Poderemos enfrentar uma pandemia destas na vida real? Ao contrário do jogo, onde a doença que transforma as pessoas em zombies é espalhada através de esporos, na série de televisão o que provoca esta transformação é um fungo, o Cordyceps, que existe na vida real.
Este é reconhecido por infetar insetos e transformá-los em autênticos “mortos vivos”, assumindo o controlo do sistema nervoso e a capacidade para controlar os seus movimentos, até depois destes estarem mortos.
“O grupo de fungos que causou isso, cordyceps, pode-se espalhar em plantas e grãos”, explicou o professor David Hughes, biologista que trabalhou diretamente com os criadores de Last of Us, à Esquire. “Quando os humanos comem centeio infetado, eles têm episódios psicóticos”, recordando o caso dos julgamentos das bruxas de Salem ou um episódio em França, no ano de 1951, quando alguém vendeu pão infetado e uma cidade inteira ficou histérica, com uma menina de 14 anos a tentar matar a mãe com uma faca.
O cientista afirmou que é normal as pessoas ingerirem mil milhões de esporos enquanto estão a respirar e que isso não tem problema, o nosso sistema imunológico trata de eliminar esta ameaça.
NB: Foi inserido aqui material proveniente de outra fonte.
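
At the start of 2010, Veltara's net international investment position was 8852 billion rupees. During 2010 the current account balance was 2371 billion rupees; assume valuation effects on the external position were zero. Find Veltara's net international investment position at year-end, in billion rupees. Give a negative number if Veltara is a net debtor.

11223

With no valuation effects, change in NIIP = current account = 2371
End-of-year NIIP = 8852 + 2371 = 11223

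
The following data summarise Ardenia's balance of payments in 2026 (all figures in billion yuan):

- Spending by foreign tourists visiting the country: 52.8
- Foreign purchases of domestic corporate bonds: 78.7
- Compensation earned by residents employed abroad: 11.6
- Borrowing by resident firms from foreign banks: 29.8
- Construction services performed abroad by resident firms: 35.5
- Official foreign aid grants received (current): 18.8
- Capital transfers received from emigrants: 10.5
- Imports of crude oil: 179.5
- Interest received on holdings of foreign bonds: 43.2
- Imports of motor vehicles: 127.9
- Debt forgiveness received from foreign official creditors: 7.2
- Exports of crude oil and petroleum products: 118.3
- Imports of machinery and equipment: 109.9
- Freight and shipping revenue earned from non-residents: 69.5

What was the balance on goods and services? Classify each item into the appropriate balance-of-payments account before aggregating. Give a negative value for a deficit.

Goods: -109.9 - 127.9 + 118.3 - 179.5 = -299.0
Services: 35.5 + 69.5 + 52.8 = 157.8
Trade balance = -299.0 + 157.8 = -141.2
(Excluded from the trade balance — financial account: foreign purchases of domestic corporate bonds 78.7, borrowing by resident firms from foreign banks 29.8; primary income: compensation earned by residents employed abroad 11.6, interest received on holdings of foreign bonds 43.2; secondary income: official foreign aid grants received (current) 18.8; capital account: capital transfers received from emigrants 10.5, debt forgiveness received from foreign official creditors 7.2.)

-141.2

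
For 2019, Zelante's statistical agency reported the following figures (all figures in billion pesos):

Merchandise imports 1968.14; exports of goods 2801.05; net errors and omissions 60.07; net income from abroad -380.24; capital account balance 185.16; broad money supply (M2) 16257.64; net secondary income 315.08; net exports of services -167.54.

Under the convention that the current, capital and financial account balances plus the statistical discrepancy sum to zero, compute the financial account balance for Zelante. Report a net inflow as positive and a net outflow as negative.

-845.44

Goods balance = 2801.05 - 1968.14 = 832.91
Services balance = -167.54
Trade balance (goods + services) = 832.91 + (-167.54) = 665.37
Net primary income = -380.24
Net secondary income = 315.08
Current account = 665.37 + (-380.24) + 315.08 = 600.21
Financial account = -(600.21 + 185.16 + 60.07) = -845.44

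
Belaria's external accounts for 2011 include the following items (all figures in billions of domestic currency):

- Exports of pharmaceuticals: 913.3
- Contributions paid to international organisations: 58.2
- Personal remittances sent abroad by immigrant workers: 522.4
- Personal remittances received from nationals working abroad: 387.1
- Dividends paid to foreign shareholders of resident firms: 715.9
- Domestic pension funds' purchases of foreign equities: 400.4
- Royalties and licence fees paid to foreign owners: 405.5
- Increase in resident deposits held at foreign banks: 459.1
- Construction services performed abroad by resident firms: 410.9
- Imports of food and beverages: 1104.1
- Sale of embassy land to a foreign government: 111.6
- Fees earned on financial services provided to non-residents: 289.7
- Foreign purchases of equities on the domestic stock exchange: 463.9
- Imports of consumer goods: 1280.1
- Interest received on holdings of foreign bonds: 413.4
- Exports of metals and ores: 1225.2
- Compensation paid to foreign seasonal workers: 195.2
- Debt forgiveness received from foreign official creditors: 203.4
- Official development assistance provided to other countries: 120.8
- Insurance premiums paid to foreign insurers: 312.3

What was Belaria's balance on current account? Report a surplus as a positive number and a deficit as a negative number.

Goods: -1280.1 + 913.3 - 1104.1 + 1225.2 = -245.7
Services: -312.3 + 289.7 - 405.5 + 410.9 = -17.2
Primary income: -195.2 - 715.9 + 413.4 = -497.7
Secondary income: -58.2 + 387.1 - 120.8 - 522.4 = -314.3
Current account = (-245.7) + (-17.2) + (-497.7) + (-314.3) = -1074.9
(Excluded from the current account — financial account: domestic pension funds' purchases of foreign equities 400.4, increase in resident deposits held at foreign banks 459.1, foreign purchases of equities on the domestic stock exchange 463.9; capital account: sale of embassy land to a foreign government 111.6, debt forgiveness received from foreign official creditors 203.4.)

-1074.9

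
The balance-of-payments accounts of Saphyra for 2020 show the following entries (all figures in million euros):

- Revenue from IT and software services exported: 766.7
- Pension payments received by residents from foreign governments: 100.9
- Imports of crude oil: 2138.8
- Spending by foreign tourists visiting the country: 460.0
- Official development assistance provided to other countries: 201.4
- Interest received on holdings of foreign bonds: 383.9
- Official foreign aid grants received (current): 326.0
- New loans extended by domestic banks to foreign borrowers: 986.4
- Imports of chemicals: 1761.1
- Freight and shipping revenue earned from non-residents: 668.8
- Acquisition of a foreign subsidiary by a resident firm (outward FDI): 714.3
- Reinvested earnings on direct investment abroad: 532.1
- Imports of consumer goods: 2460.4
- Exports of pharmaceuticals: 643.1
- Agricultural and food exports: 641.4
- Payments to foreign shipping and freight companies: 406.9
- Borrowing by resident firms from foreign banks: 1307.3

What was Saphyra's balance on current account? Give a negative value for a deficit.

-2445.7

Goods: 641.4 + 643.1 - 2460.4 - 1761.1 - 2138.8 = -5075.8
Services: 668.8 + 460.0 + 766.7 - 406.9 = 1488.6
Primary income: 532.1 + 383.9 = 916.0
Secondary income: 100.9 - 201.4 + 326.0 = 225.5
Current account = (-5075.8) + 1488.6 + 916.0 + 225.5 = -2445.7
(Excluded from the current account — financial account: new loans extended by domestic banks to foreign borrowers 986.4, acquisition of a foreign subsidiary by a resident firm (outward FDI) 714.3, borrowing by resident firms from foreign banks 1307.3.)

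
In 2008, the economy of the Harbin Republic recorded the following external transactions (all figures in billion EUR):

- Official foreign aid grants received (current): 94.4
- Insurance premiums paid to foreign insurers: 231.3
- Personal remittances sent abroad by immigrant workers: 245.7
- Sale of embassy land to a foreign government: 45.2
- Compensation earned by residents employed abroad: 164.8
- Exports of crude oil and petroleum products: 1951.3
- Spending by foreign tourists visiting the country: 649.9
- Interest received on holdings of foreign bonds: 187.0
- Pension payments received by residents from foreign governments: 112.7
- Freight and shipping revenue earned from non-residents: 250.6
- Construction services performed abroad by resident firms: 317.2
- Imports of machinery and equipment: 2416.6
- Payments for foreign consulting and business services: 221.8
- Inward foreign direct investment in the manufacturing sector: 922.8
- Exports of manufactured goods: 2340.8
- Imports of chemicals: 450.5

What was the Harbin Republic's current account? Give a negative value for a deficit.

2502.8

Goods: -450.5 + 1951.3 + 2340.8 - 2416.6 = 1425.0
Services: -231.3 - 221.8 + 649.9 + 317.2 + 250.6 = 764.6
Primary income: 187.0 + 164.8 = 351.8
Secondary income: 112.7 + 94.4 - 245.7 = -38.6
Current account = 1425.0 + 764.6 + 351.8 + (-38.6) = 2502.8
(Excluded from the current account — capital account: sale of embassy land to a foreign government 45.2; financial account: inward foreign direct investment in the manufacturing sector 922.8.)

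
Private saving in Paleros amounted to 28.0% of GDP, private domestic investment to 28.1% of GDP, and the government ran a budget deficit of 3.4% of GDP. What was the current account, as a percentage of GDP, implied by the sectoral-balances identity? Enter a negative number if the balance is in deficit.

-3.5

By the sectoral-balances identity, CA = (S_private - I) + (T - G).
Private balance = 28.0 - 28.1 = -0.1
Government balance (T - G) = -3.4
CA = -0.1 + (-3.4) = -3.5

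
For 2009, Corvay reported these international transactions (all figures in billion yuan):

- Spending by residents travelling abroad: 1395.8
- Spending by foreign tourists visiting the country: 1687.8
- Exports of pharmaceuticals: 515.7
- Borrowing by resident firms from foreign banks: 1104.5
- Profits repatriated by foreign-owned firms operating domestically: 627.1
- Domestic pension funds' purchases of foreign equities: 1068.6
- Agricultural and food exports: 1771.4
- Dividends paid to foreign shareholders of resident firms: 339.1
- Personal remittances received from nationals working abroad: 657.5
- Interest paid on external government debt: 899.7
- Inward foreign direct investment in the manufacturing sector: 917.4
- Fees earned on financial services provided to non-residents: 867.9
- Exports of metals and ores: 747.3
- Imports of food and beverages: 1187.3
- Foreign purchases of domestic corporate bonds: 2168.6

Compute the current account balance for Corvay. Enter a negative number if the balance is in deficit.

1798.6

Goods: 747.3 + 1771.4 - 1187.3 + 515.7 = 1847.1
Services: 1687.8 + 867.9 - 1395.8 = 1159.9
Primary income: -627.1 - 899.7 - 339.1 = -1865.9
Secondary income: 657.5
Current account = 1847.1 + 1159.9 + (-1865.9) + 657.5 = 1798.6
(Excluded from the current account — financial account: borrowing by resident firms from foreign banks 1104.5, domestic pension funds' purchases of foreign equities 1068.6, inward foreign direct investment in the manufacturing sector 917.4, foreign purchases of domestic corporate bonds 2168.6.)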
No entanto, é possível que um fungo letal cresça no nosso corpo e se revele fatal, acrescentando que fungos matam mais pessoas que a malária.
Em relação ao que as pessoas podem fazer para prevenir esta nova pandemia, Hughes partilhou uma máxima muito prática e direta: “Todos os filmes de desastres começam porque alguém ignorou um cientista”.
“Devemos ouvir os especialistas técnicos. Podemos impedir estes acontecimentos, mas escolhemos quebrar as regras. Esse é o problema das sociedades humanas, agimos de forma egoísta, e não coletivamente”, acusou, oferecendo o exemplo de como as formigas agem quando estão infetadas com este fungo.
“As formigas são boas a controlar o cordyceps porque elas têm um sistema imunológico coletivo dentro da colónia, elas podem até isolar os seus irmãos coletivos que estão infetados, e estes estão completamente bem com essa decisão porque os seus genes existem naqueles que vão sobreviver e está feliz por ser isolado. Mas as pessoas não estão felizes em serem isoladas”, conclui.